Das Thema: es wird ein Exilantenschicksal durch die Augen eines Kindes erzählt. Die 10jährige Kully reist mit Vater und Mutter durch verschiedene Städte und Länder, da ihr Vater als Schriftsteller in Deutschland unerwünscht ist. Das Erstaunliche: es ist keine larmoyante Geschichte über heimatlose Exilanten, sondern tatsächlich eine „vergnügliche“ Geschichte, in der vieles über die Heimatlosigkeit zwischen den Zeilen steht, das wir nur erahnen können. Alleine die Gedanken, die sich Kully zum Thema Visum, Pass und Grenze macht, sind erfrischend, aber auch so wahr:
„Vor allem muss ich lernen, was ein Visum ist. Wir haben einen deutschen Pass, den hat uns die Polizei in Frankfurt gegeben. Ein Pass ist ein kleines Heft mit Stempeln und der Beweis, dass man lebt. Wenn man den Pass verliert, ist man für die Welt gestorben. Man darf dann in kein Land mehr: Aus einem Land muss man raus, und in das andere darf man nicht rein… Über eine Grenze kommt man nicht, wenn man keinen Pass hat und kein Visum. Ich wollte immer mal eine Grenze richtig sehen, aber ich glaube, das kann man nicht…“
Thema ist aber auch die Liebe zu den Eltern und die Angst, sie könne beide verlieren. Darüber hinaus finden sich sprachliche Leckerbissen, wie eine kurze Unterhaltung über sog. unanständige und anständige Wörter wie ‚Spucke‘ / ‚Speichel‘.

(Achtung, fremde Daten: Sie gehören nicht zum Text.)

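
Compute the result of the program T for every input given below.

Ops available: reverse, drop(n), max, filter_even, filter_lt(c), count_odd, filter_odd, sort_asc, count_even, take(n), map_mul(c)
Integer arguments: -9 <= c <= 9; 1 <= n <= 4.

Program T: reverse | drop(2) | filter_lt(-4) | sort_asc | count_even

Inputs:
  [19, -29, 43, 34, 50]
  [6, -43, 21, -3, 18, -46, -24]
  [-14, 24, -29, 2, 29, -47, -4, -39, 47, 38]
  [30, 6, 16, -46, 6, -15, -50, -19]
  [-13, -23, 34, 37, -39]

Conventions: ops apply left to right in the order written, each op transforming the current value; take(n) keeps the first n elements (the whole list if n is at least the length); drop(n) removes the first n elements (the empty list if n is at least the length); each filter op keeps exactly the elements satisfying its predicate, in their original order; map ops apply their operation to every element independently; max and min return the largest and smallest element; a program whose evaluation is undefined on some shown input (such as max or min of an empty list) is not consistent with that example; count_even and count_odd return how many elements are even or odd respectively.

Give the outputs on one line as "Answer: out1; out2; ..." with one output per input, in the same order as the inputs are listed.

Execution, op by op:
  [19, -29, 43, 34, 50] -> [50, 34, 43, -29, 19] -> [43, -29, 19] -> [-29] -> [-29] -> 0
  [6, -43, 21, -3, 18, -46, -24] -> [-24, -46, 18, -3, 21, -43, 6] -> [18, -3, 21, -43, 6] -> [-43] -> [-43] -> 0
  [-14, 24, -29, 2, 29, -47, -4, -39, 47, 38] -> [38, 47, -39, -4, -47, 29, 2, -29, 24, -14] -> [-39, -4, -47, 29, 2, -29, 24, -14] -> [-39, -47, -29, -14] -> [-47, -39, -29, -14] -> 1
  [30, 6, 16, -46, 6, -15, -50, -19] -> [-19, -50, -15, 6, -46, 16, 6, 30] -> [-15, 6, -46, 16, 6, 30] -> [-15, -46] -> [-46, -15] -> 1
  [-13, -23, 34, 37, -39] -> [-39, 37, 34, -23, -13] -> [34, -23, -13] -> [-23, -13] -> [-23, -13] -> 0

0; 0; 1; 1; 0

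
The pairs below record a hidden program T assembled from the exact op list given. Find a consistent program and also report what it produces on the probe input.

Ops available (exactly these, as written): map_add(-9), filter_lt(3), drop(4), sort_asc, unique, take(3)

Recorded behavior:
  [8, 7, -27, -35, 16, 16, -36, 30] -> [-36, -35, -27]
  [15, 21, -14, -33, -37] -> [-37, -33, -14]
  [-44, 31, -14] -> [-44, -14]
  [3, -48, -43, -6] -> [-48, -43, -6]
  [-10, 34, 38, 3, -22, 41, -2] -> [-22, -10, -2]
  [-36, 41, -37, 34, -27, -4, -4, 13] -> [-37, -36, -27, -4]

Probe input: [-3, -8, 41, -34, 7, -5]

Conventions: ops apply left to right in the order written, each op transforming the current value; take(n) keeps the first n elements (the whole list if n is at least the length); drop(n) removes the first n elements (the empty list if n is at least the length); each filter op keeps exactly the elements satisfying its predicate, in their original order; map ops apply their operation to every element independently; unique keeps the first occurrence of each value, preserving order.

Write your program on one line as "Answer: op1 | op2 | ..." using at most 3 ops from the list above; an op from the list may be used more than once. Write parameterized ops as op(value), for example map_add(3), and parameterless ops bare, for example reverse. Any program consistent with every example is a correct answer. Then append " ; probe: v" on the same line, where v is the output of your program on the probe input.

filter_lt(3) | sort_asc | unique ; probe: [-34, -8, -5, -3]

Check, running the answer program on each example:
  [8, 7, -27, -35, 16, 16, -36, 30] -> [-27, -35, -36] -> [-36, -35, -27] -> [-36, -35, -27]
  [15, 21, -14, -33, -37] -> [-14, -33, -37] -> [-37, -33, -14] -> [-37, -33, -14]
  [-44, 31, -14] -> [-44, -14] -> [-44, -14] -> [-44, -14]
  [3, -48, -43, -6] -> [-48, -43, -6] -> [-48, -43, -6] -> [-48, -43, -6]
  [-10, 34, 38, 3, -22, 41, -2] -> [-10, -22, -2] -> [-22, -10, -2] -> [-22, -10, -2]
  [-36, 41, -37, 34, -27, -4, -4, 13] -> [-36, -37, -27, -4, -4] -> [-37, -36, -27, -4, -4] -> [-37, -36, -27, -4]
  probe: [-3, -8, 41, -34, 7, -5] -> [-3, -8, -34, -5] -> [-34, -8, -5, -3] -> [-34, -8, -5, -3]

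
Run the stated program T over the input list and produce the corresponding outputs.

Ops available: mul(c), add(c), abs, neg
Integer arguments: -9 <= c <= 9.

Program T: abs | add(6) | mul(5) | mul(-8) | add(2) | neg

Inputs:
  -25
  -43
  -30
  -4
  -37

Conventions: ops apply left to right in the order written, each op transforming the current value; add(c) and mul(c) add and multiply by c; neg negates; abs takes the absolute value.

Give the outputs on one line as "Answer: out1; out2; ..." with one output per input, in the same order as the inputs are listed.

1238; 1958; 1438; 398; 1718

Execution, op by op:
  -25 -> 25 -> 31 -> 155 -> -1240 -> -1238 -> 1238
  -43 -> 43 -> 49 -> 245 -> -1960 -> -1958 -> 1958
  -30 -> 30 -> 36 -> 180 -> -1440 -> -1438 -> 1438
  -4 -> 4 -> 10 -> 50 -> -400 -> -398 -> 398
  -37 -> 37 -> 43 -> 215 -> -1720 -> -1718 -> 1718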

Aus dem Klappentext meiner alten Ausgabe: „Witzig, humorvoll und mit zuweilen entwaffnender Naivität lässt Irmgard Keun das ‚Kind aller Länder‘ erzählen.“
Irmgard Keun selbst hat ein Emigrantenschicksal erlebt und sicherlich ist viel davon in diesen Roman eingeflossen.
Ich wünsche ihm viele Leserinnen und Leser!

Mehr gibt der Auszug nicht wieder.